Publication year - 2016
Publication title -
diabetic medicine
Language(s) - English
Resource type - Journals
SCImago Journal Rank - 1.474
H-Index - 145
eISSN - 1464-5491
pISSN - 0742-3071
DOI - 10.1111/dme.13040
Subject(s) - metformin , medicine , odds ratio , type 2 diabetes , diabetes mellitus , confidence interval , gastrointestinal function , gastroenterology , side effect (computer science) , cohort study , prospective cohort study , endocrinology , computer science , programming language
Abstract Aims Metformin is the most widely used oral anti‐diabetes agent and has considerable benefits over other therapies, yet 20–30% of people develop gastrointestinal side effects, and 5% are unable to tolerate metformin due to the severity of these side effects. The mechanism for gastrointestinal side effects and their considerable inter‐individual variability is unclear. We have recently shown the association between organic cation transporter 1 ( OCT 1) variants and severe intolerance to metformin in people with Type 2 diabetes. The aim of this study was to explore the association of OCT 1 reduced‐function polymorphisms with common metformin‐induced gastrointestinal side effects in Type 2 diabetes.

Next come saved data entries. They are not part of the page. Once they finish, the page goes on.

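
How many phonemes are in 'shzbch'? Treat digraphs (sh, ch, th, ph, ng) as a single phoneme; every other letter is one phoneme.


Parsing 'shzbch' greedily, digraphs first:
  'sh' -> digraph (1 consonant phoneme) (phonemes so far: 1)
  'z' -> consonant phoneme (phonemes so far: 2)
  'b' -> consonant phoneme (phonemes so far: 3)
  'ch' -> digraph (1 consonant phoneme) (phonemes so far: 4)
Total phonemes: 4

4


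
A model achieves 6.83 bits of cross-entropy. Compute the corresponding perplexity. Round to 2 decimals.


Perplexity formula: PP = 2^H
H = 6.83
PP = 2^6.83
Decompose: 2^6.83 = 2^6 * 2^0.83
2^6 = 64, 2^0.83 ~ 1.7776854
PP ~ 64 * 1.7776854 = 113.7718656
Rounded to 2 decimals: 113.77

113.77


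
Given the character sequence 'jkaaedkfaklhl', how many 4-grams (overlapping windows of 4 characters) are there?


String 'jkaaedkfaklhl' has length L = 13.
Number of overlapping n-grams = L - n + 1
Substituting: 13 - 4 + 1 = 10

10


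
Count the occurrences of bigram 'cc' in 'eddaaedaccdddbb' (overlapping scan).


Scanning 'eddaaedaccdddbb' for bigram 'cc':
  Position 0: 'ed' -> no
  Position 1: 'dd' -> no
  Position 2: 'da' -> no
  Position 3: 'aa' -> no
  Position 4: 'ae' -> no
  Position 5: 'ed' -> no
  Position 6: 'da' -> no
  Position 7: 'ac' -> no
  Position 8: 'cc' -> MATCH
  Position 9: 'cd' -> no
  Position 10: 'dd' -> no
  Position 11: 'dd' -> no
  Position 12: 'db' -> no
  Position 13: 'bb' -> no
Total matches: 1

1


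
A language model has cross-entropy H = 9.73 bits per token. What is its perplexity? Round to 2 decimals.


Perplexity formula: PP = 2^H
H = 9.73
PP = 2^9.73
Decompose: 2^9.73 = 2^9 * 2^0.73
2^9 = 512, 2^0.73 ~ 1.6586391
PP ~ 512 * 1.6586391 = 849.2232192
Rounded to 2 decimals: 849.22

849.22


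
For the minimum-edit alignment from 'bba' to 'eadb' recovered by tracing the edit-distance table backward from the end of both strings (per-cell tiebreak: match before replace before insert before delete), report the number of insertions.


Edit distance = 4. Backtracking from cell (3, 4) with preference match > replace > insert > delete,
then listing the resulting alignment 'bba' -> 'eadb' left to right:
  Step 1: insert 'e' [insertion #1]
  Step 2: replace b->a
  Step 3: replace b->d
  Step 4: replace a->b
Total insertions: 1

1


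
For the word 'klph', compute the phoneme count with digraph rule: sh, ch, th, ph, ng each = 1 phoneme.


Parsing 'klph' greedily, digraphs first:
  'k' -> consonant phoneme (phonemes so far: 1)
  'l' -> consonant phoneme (phonemes so far: 2)
  'ph' -> digraph (1 consonant phoneme) (phonemes so far: 3)
Total phonemes: 3

3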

Methods This prospective observational cohort study included 92 patients with newly diagnosed Type 2 diabetes, incident users of metformin. Patients were genotyped for two common loss‐of‐function variants in the OCT 1 gene ( SLC 22A1 ): R61C (rs12208357) and M420del (rs72552763). The association of OCT 1 reduced‐function alleles with gastrointestinal side effects was analysed using logistic regression. Results Forty‐three patients (47%) experienced gastrointestinal adverse effects in the first 6 months of metformin treatment. Interestingly, the number of OCT 1 reduced‐function alleles was significantly associated with over two‐fold higher odds of the common metformin‐induced gastrointestinal side effects (odds ratio = 2.31, 95% confidence interval 1.07–5.01, P = 0.034). Conclusions In conclusion, we showed for the first time the association between OCT 1 variants and common metformin‐induced gastrointestinal side effects. These results confirm recent findings related to the role of OCT 1 in severe metformin intolerance, and suggest that high inter‐individual variability in mild/moderate and severe gastrointestinal intolerance share a common underlying mechanism. These data could contribute to more personalized and safer metformin treatment.